A trainee doctor who mistakenly injected an intravenous drug into the spine of a leukaemia patient had never administered both intravenous and intrathecal drugs on the same occasion before the incident, an inquest heard yesterday.
Intrathecal drug delivery is a method of giving medication directly to the spinal cord.
Dr Linda Leung Kam-suet gave Lui Hau-lam an injection of vincristine at Prince of Wales Hospital on June 15, 2007. Lui, 21, died on July 7 from severe neurological damage caused by the chemotherapy drug. Leung tearfully apologised to Lui's parents, Ho Kwok-yee and Lui Kon-man, who were at the Coroner's Court. 'I understand the pain of losing someone you love the most. I also know that it had a huge impact on you both,' she said.

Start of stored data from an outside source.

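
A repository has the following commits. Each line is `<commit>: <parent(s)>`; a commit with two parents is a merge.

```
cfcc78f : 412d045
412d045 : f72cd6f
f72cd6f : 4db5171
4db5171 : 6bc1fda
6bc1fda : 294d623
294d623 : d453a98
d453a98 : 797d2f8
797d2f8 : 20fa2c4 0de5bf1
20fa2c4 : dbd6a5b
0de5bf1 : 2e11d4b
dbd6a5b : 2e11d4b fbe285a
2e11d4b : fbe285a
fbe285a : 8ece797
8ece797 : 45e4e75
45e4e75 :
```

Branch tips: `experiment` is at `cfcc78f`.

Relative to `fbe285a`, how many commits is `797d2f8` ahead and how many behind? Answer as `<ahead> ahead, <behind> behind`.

Reachable from 797d2f8: {0de5bf1, 20fa2c4, 2e11d4b, 45e4e75, 797d2f8, 8ece797, dbd6a5b, fbe285a}.
Reachable from fbe285a: {45e4e75, 8ece797, fbe285a}.
Only in 797d2f8's history (ahead): {0de5bf1, 20fa2c4, 2e11d4b, 797d2f8, dbd6a5b} — 5.
Only in fbe285a's history (behind): {} — 0.

5 ahead, 0 behind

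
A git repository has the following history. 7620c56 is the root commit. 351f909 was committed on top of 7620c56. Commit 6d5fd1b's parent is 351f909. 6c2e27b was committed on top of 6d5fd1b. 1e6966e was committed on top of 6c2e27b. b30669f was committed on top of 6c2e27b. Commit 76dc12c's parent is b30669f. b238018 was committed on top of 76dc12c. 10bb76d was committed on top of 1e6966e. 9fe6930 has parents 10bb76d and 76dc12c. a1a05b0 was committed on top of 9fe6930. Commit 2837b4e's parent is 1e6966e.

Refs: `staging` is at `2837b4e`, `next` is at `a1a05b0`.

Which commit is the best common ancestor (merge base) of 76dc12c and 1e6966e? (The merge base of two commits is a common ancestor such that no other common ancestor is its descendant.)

6c2e27b

Ancestors of 76dc12c: {351f909, 6c2e27b, 6d5fd1b, 7620c56, 76dc12c, b30669f}.
Ancestors of 1e6966e: {1e6966e, 351f909, 6c2e27b, 6d5fd1b, 7620c56}.
Common ancestors: {351f909, 6c2e27b, 6d5fd1b, 7620c56}.
Among these, 6c2e27b is not an ancestor of any other common ancestor — it is the merge base.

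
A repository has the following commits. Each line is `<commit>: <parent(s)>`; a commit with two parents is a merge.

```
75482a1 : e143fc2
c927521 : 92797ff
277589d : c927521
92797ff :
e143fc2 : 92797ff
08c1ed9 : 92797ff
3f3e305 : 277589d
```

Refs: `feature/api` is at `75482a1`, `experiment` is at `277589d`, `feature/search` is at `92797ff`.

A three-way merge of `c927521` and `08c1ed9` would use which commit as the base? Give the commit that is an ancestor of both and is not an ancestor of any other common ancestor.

92797ff

Ancestors of c927521: {92797ff, c927521}.
Ancestors of 08c1ed9: {08c1ed9, 92797ff}.
Common ancestors: {92797ff}.
The only common ancestor is 92797ff, so it is the merge base.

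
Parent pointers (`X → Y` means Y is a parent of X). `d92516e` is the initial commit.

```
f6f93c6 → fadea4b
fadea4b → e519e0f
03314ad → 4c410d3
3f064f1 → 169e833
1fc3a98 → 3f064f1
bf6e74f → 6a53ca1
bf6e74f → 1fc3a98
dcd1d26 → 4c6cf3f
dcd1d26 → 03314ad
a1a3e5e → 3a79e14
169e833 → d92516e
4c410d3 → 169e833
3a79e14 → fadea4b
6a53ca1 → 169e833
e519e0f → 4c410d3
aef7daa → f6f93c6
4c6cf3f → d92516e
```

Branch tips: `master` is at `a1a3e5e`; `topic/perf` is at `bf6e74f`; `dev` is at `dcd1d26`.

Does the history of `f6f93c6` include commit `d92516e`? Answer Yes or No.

Ancestors of f6f93c6 (commits reachable by following parents): {169e833, 4c410d3, d92516e, e519e0f, f6f93c6, fadea4b}.
d92516e is in that set, so it is an ancestor of f6f93c6.

Yes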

A nurse had told Leung that Lui Hau-lam was waiting for an intrathecal injection, she said. According to Dr Kenny Lei Ieng-kit's prescription, Leung had to administer vincristine intravenously and cytarabine intrathecally. Intravenous drugs are sent to doctors in syringes, while doctors prepare intrathecal drugs themselves. But Leung said that the difference in packaging did not ring a bell at the time.'I was concentrating on the sterility of the syringe [containing vincristine]. I had my mind set on intrathecal injections. There were two drugs on the one-page prescription,' she said.
Leung recalled thinking it was strange that the pharmacy had sent up a syringe that appeared to be unsterilised. But a nurse had told her that a doctor had the same medication for the patient the last time.
Leung transferred the vincristine into a sterile syringe and began a lumbar puncture on Lui. She injected cytarabine, followed by vincristine.